Ah bon ! Evidemment je connais le
Queneau des poèmes, le
Queneau des chansons, le
Queneau de « Zazie » et de l'époustouflant «
Exercices de Style ». Il m'a souvent bousculée (linguistiquement – phonétiquement parlant), il m'a fait rire et j'ai aimé les jeux de sons, les phrases déchiquetées, les interrogations provoquées, etc. ... Comme ... tout le monde !
Voilà que je rencontre, grâce à cette citation, un autre auteur :
Jean-Pierre Martin, le « meilleur lecteur » de
Queneau, un des fondateurs de la losophie et c'est avec délectation que je me suis plongée dans ce livre.

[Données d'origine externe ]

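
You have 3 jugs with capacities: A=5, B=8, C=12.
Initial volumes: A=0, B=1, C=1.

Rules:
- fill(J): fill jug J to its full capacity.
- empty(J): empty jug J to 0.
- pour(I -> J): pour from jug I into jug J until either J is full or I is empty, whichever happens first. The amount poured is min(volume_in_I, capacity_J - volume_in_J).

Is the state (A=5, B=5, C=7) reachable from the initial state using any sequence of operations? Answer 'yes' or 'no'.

Answer: yes

Derivation:
BFS from (A=0, B=1, C=1):
  1. fill(A) -> (A=5 B=1 C=1)
  2. empty(B) -> (A=5 B=0 C=1)
  3. fill(C) -> (A=5 B=0 C=12)
  4. pour(A -> B) -> (A=0 B=5 C=12)
  5. pour(C -> A) -> (A=5 B=5 C=7)
Target reached → yes.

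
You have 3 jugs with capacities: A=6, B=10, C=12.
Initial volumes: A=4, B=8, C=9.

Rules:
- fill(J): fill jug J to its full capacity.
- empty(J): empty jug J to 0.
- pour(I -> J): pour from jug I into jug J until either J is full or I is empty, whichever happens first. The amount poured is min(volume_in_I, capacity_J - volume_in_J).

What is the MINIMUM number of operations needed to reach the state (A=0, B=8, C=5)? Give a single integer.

BFS from (A=4, B=8, C=9). One shortest path:
  1. pour(B -> C) -> (A=4 B=5 C=12)
  2. empty(C) -> (A=4 B=5 C=0)
  3. pour(B -> C) -> (A=4 B=0 C=5)
  4. fill(B) -> (A=4 B=10 C=5)
  5. pour(B -> A) -> (A=6 B=8 C=5)
  6. empty(A) -> (A=0 B=8 C=5)
Reached target in 6 moves.

Answer: 6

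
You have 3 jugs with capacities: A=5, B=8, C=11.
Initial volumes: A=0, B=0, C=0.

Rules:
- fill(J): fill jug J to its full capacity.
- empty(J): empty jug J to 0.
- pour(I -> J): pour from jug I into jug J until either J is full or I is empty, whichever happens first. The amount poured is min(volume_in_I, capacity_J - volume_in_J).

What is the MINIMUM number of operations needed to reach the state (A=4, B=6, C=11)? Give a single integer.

Answer: 8

Derivation:
BFS from (A=0, B=0, C=0). One shortest path:
  1. fill(C) -> (A=0 B=0 C=11)
  2. pour(C -> A) -> (A=5 B=0 C=6)
  3. pour(C -> B) -> (A=5 B=6 C=0)
  4. pour(A -> C) -> (A=0 B=6 C=5)
  5. fill(A) -> (A=5 B=6 C=5)
  6. pour(A -> C) -> (A=0 B=6 C=10)
  7. fill(A) -> (A=5 B=6 C=10)
  8. pour(A -> C) -> (A=4 B=6 C=11)
Reached target in 8 moves.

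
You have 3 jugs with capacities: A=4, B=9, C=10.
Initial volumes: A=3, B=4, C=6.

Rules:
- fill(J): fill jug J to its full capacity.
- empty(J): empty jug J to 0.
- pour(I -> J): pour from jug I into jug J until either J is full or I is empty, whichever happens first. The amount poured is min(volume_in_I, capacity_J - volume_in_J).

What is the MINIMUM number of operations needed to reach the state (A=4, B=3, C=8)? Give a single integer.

BFS from (A=3, B=4, C=6). One shortest path:
  1. empty(C) -> (A=3 B=4 C=0)
  2. pour(B -> A) -> (A=4 B=3 C=0)
  3. pour(A -> C) -> (A=0 B=3 C=4)
  4. fill(A) -> (A=4 B=3 C=4)
  5. pour(A -> C) -> (A=0 B=3 C=8)
  6. fill(A) -> (A=4 B=3 C=8)
Reached target in 6 moves.

Answer: 6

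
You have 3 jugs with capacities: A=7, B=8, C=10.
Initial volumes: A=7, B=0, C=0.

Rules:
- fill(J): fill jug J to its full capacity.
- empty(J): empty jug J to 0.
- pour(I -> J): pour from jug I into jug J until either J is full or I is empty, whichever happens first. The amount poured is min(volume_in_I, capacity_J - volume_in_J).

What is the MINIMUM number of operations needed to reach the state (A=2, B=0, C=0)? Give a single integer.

Answer: 5

Derivation:
BFS from (A=7, B=0, C=0). One shortest path:
  1. empty(A) -> (A=0 B=0 C=0)
  2. fill(C) -> (A=0 B=0 C=10)
  3. pour(C -> B) -> (A=0 B=8 C=2)
  4. empty(B) -> (A=0 B=0 C=2)
  5. pour(C -> A) -> (A=2 B=0 C=0)
Reached target in 5 moves.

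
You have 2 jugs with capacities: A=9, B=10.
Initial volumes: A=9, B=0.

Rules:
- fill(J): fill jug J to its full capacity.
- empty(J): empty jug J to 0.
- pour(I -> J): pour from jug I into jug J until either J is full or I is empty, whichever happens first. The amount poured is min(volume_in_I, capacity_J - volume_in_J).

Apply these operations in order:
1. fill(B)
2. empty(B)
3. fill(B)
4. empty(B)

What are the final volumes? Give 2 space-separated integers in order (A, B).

Step 1: fill(B) -> (A=9 B=10)
Step 2: empty(B) -> (A=9 B=0)
Step 3: fill(B) -> (A=9 B=10)
Step 4: empty(B) -> (A=9 B=0)

Answer: 9 0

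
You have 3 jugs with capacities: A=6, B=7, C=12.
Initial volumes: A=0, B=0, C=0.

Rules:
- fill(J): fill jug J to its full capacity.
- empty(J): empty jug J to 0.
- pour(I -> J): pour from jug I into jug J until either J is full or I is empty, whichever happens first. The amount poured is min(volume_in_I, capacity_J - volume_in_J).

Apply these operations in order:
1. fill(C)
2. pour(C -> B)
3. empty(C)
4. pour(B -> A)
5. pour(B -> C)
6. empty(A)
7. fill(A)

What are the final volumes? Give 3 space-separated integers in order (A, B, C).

Answer: 6 0 1

Derivation:
Step 1: fill(C) -> (A=0 B=0 C=12)
Step 2: pour(C -> B) -> (A=0 B=7 C=5)
Step 3: empty(C) -> (A=0 B=7 C=0)
Step 4: pour(B -> A) -> (A=6 B=1 C=0)
Step 5: pour(B -> C) -> (A=6 B=0 C=1)
Step 6: empty(A) -> (A=0 B=0 C=1)
Step 7: fill(A) -> (A=6 B=0 C=1)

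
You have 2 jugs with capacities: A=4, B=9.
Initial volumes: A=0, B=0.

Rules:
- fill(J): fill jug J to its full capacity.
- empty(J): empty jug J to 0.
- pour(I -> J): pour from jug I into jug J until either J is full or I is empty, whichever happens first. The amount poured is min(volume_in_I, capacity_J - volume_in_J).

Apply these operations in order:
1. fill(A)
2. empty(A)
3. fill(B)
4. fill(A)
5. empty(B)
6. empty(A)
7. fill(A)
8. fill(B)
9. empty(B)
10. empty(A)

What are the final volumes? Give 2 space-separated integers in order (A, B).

Answer: 0 0

Derivation:
Step 1: fill(A) -> (A=4 B=0)
Step 2: empty(A) -> (A=0 B=0)
Step 3: fill(B) -> (A=0 B=9)
Step 4: fill(A) -> (A=4 B=9)
Step 5: empty(B) -> (A=4 B=0)
Step 6: empty(A) -> (A=0 B=0)
Step 7: fill(A) -> (A=4 B=0)
Step 8: fill(B) -> (A=4 B=9)
Step 9: empty(B) -> (A=4 B=0)
Step 10: empty(A) -> (A=0 B=0)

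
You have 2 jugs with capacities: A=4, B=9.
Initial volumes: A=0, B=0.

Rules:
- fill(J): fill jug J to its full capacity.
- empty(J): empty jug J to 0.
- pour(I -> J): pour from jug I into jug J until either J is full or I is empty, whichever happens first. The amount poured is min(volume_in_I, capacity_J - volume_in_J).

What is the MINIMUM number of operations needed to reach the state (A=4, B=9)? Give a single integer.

Answer: 2

Derivation:
BFS from (A=0, B=0). One shortest path:
  1. fill(A) -> (A=4 B=0)
  2. fill(B) -> (A=4 B=9)
Reached target in 2 moves.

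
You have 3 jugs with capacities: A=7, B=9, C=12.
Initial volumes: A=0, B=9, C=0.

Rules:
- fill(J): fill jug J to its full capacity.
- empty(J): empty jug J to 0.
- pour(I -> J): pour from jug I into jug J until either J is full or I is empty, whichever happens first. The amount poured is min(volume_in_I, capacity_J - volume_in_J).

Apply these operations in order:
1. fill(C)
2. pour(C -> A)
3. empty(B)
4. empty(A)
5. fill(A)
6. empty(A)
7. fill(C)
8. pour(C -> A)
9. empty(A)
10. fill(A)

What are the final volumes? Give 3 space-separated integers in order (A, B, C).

Step 1: fill(C) -> (A=0 B=9 C=12)
Step 2: pour(C -> A) -> (A=7 B=9 C=5)
Step 3: empty(B) -> (A=7 B=0 C=5)
Step 4: empty(A) -> (A=0 B=0 C=5)
Step 5: fill(A) -> (A=7 B=0 C=5)
Step 6: empty(A) -> (A=0 B=0 C=5)
Step 7: fill(C) -> (A=0 B=0 C=12)
Step 8: pour(C -> A) -> (A=7 B=0 C=5)
Step 9: empty(A) -> (A=0 B=0 C=5)
Step 10: fill(A) -> (A=7 B=0 C=5)

Answer: 7 0 5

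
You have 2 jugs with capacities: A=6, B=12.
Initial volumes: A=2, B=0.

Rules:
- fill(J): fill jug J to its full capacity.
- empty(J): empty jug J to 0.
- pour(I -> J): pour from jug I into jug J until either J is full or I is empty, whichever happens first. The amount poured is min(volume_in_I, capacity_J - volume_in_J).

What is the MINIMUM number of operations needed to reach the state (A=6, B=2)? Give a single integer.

BFS from (A=2, B=0). One shortest path:
  1. pour(A -> B) -> (A=0 B=2)
  2. fill(A) -> (A=6 B=2)
Reached target in 2 moves.

Answer: 2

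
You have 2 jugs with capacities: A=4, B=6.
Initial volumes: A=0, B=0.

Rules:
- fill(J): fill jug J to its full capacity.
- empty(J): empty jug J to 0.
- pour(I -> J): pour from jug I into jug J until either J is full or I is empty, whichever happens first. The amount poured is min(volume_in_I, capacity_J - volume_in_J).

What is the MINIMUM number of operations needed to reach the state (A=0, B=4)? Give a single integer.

Answer: 2

Derivation:
BFS from (A=0, B=0). One shortest path:
  1. fill(A) -> (A=4 B=0)
  2. pour(A -> B) -> (A=0 B=4)
Reached target in 2 moves.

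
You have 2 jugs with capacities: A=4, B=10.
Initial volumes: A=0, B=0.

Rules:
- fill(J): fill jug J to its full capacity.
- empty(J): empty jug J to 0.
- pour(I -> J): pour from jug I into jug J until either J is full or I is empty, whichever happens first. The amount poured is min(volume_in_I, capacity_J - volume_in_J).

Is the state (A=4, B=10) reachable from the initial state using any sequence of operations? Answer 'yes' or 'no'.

Answer: yes

Derivation:
BFS from (A=0, B=0):
  1. fill(A) -> (A=4 B=0)
  2. fill(B) -> (A=4 B=10)
Target reached → yes.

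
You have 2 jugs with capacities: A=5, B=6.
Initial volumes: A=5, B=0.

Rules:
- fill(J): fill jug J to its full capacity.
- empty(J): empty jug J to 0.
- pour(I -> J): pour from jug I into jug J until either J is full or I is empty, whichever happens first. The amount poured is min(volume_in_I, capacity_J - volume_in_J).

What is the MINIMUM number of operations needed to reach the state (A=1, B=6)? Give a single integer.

Answer: 6

Derivation:
BFS from (A=5, B=0). One shortest path:
  1. empty(A) -> (A=0 B=0)
  2. fill(B) -> (A=0 B=6)
  3. pour(B -> A) -> (A=5 B=1)
  4. empty(A) -> (A=0 B=1)
  5. pour(B -> A) -> (A=1 B=0)
  6. fill(B) -> (A=1 B=6)
Reached target in 6 moves.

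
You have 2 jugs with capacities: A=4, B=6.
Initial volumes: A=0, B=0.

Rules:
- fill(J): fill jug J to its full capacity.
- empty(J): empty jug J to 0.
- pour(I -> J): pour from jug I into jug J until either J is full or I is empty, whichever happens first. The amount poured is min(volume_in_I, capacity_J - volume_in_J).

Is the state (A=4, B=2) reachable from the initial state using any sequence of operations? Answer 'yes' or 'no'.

BFS from (A=0, B=0):
  1. fill(B) -> (A=0 B=6)
  2. pour(B -> A) -> (A=4 B=2)
Target reached → yes.

Answer: yes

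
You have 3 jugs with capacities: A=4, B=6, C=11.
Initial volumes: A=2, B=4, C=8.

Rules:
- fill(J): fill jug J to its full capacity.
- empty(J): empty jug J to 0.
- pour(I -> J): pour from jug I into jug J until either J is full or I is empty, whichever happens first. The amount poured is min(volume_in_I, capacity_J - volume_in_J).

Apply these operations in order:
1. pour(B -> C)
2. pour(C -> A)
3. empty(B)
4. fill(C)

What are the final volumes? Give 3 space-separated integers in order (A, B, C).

Step 1: pour(B -> C) -> (A=2 B=1 C=11)
Step 2: pour(C -> A) -> (A=4 B=1 C=9)
Step 3: empty(B) -> (A=4 B=0 C=9)
Step 4: fill(C) -> (A=4 B=0 C=11)

Answer: 4 0 11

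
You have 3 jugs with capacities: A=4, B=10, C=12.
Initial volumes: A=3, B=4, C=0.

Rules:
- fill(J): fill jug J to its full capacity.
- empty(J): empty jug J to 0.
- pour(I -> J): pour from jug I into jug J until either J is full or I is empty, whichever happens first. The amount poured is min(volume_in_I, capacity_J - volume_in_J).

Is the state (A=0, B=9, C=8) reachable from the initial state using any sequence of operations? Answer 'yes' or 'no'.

BFS from (A=3, B=4, C=0):
  1. pour(B -> C) -> (A=3 B=0 C=4)
  2. fill(B) -> (A=3 B=10 C=4)
  3. pour(B -> A) -> (A=4 B=9 C=4)
  4. pour(A -> C) -> (A=0 B=9 C=8)
Target reached → yes.

Answer: yes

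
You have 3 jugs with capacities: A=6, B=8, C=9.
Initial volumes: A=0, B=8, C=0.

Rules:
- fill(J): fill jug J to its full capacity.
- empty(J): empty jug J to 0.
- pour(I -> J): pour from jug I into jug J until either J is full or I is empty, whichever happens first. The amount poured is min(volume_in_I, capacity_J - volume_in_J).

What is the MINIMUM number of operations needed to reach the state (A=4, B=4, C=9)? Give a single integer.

Answer: 8

Derivation:
BFS from (A=0, B=8, C=0). One shortest path:
  1. pour(B -> A) -> (A=6 B=2 C=0)
  2. pour(A -> C) -> (A=0 B=2 C=6)
  3. pour(B -> A) -> (A=2 B=0 C=6)
  4. pour(C -> B) -> (A=2 B=6 C=0)
  5. fill(C) -> (A=2 B=6 C=9)
  6. pour(C -> A) -> (A=6 B=6 C=5)
  7. pour(A -> B) -> (A=4 B=8 C=5)
  8. pour(B -> C) -> (A=4 B=4 C=9)
Reached target in 8 moves.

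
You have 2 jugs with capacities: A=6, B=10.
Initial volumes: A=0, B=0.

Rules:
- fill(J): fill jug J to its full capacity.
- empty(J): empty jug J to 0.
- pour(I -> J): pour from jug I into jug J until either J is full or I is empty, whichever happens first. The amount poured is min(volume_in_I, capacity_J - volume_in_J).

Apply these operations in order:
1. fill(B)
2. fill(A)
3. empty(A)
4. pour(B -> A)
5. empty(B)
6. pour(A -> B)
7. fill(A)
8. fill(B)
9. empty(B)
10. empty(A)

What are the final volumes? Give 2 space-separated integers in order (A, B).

Step 1: fill(B) -> (A=0 B=10)
Step 2: fill(A) -> (A=6 B=10)
Step 3: empty(A) -> (A=0 B=10)
Step 4: pour(B -> A) -> (A=6 B=4)
Step 5: empty(B) -> (A=6 B=0)
Step 6: pour(A -> B) -> (A=0 B=6)
Step 7: fill(A) -> (A=6 B=6)
Step 8: fill(B) -> (A=6 B=10)
Step 9: empty(B) -> (A=6 B=0)
Step 10: empty(A) -> (A=0 B=0)

Answer: 0 0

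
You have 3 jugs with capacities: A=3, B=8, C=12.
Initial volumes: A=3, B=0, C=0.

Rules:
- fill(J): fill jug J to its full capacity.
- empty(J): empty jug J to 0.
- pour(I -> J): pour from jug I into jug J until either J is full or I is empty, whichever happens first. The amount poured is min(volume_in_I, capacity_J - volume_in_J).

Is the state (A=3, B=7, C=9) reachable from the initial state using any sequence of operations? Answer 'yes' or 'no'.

Answer: yes

Derivation:
BFS from (A=3, B=0, C=0):
  1. fill(B) -> (A=3 B=8 C=0)
  2. pour(A -> C) -> (A=0 B=8 C=3)
  3. pour(B -> C) -> (A=0 B=0 C=11)
  4. fill(B) -> (A=0 B=8 C=11)
  5. pour(B -> C) -> (A=0 B=7 C=12)
  6. pour(C -> A) -> (A=3 B=7 C=9)
Target reached → yes.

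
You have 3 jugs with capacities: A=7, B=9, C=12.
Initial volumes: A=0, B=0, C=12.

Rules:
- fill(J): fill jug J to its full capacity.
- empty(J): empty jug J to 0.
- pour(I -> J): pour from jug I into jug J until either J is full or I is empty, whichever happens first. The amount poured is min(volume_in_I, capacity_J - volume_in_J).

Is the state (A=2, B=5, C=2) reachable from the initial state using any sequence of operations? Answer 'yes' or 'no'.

BFS explored all 512 reachable states.
Reachable set includes: (0,0,0), (0,0,1), (0,0,2), (0,0,3), (0,0,4), (0,0,5), (0,0,6), (0,0,7), (0,0,8), (0,0,9), (0,0,10), (0,0,11) ...
Target (A=2, B=5, C=2) not in reachable set → no.

Answer: no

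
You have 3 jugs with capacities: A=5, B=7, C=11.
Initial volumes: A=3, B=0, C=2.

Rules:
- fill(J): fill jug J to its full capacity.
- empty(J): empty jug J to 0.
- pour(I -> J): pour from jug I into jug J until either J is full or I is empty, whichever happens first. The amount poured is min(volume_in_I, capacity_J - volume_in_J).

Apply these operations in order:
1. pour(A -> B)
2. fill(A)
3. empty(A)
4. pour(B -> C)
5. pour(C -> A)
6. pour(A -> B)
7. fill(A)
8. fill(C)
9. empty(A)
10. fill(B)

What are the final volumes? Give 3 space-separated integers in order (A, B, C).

Answer: 0 7 11

Derivation:
Step 1: pour(A -> B) -> (A=0 B=3 C=2)
Step 2: fill(A) -> (A=5 B=3 C=2)
Step 3: empty(A) -> (A=0 B=3 C=2)
Step 4: pour(B -> C) -> (A=0 B=0 C=5)
Step 5: pour(C -> A) -> (A=5 B=0 C=0)
Step 6: pour(A -> B) -> (A=0 B=5 C=0)
Step 7: fill(A) -> (A=5 B=5 C=0)
Step 8: fill(C) -> (A=5 B=5 C=11)
Step 9: empty(A) -> (A=0 B=5 C=11)
Step 10: fill(B) -> (A=0 B=7 C=11)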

La collection s'intitule « L'un et l'autre ». Je laisse chanter ces mots en moi. Je ressens le fil, je vois le miroir. Deux visages se superposent : respect, projection, amour (« l'amour n'a pas d'objet »), défense posthume, superposition, idéalisation, dépassement.
Cette biographie à deux têtes nous apprend qui fut l'un, qui est l'autre.
Queneau plus loin que le
Queneau original, bousculant, humour en bout de plume que l'on enseigne aux potaches, un
Queneau mélancolique, aux connaissances livresques écrasantes, humain remuant dont la losophie empêche la pensée de tourner-z-en rond, de répéter, de se scléroser, de « pensoter », de se systématiser, de s'envoler dans les arcanes philosophiques hermétiques connues, d'oublier le quotidien, la rue, ses acteurs et de rire.
Jean-Pierre Martin nous entraîne dans les romans moins connus du grand public et donne surtout envie de lire «
Les Derniers Jours » et ainsi découvrir le héros Vincent Tuquedenne (
Queneau).
L'auteur livre des extraits de la correspondance qu'il a entretenue avec
Queneau, des échanges d'une richesse et d'une compréhension mutuelle telle que la « dernière mélancolie » de
Raymond Queneau en fut illuminée : être compris parfois mieux que par lui-même.
Cette admiration est dévorante et je comprends l'auteur qui eut besoin de recul pour retrouver l'innocence de la lecture. L'identification est parfois dérangeante mais a permis cette compréhension unique dont nous pouvons partager la lecture dans ce livre aux multiples facettes.
Comprendre intensément un auteur, pénétrer profondément derrière le miroir qui constitue tout être n'est donné qu'à celui qui s'y trouve, s'y retrouve et aime. C'est l'empreinte que laissera ce livre qui contribue à la connaissance d'une pensée, celle de la losophie.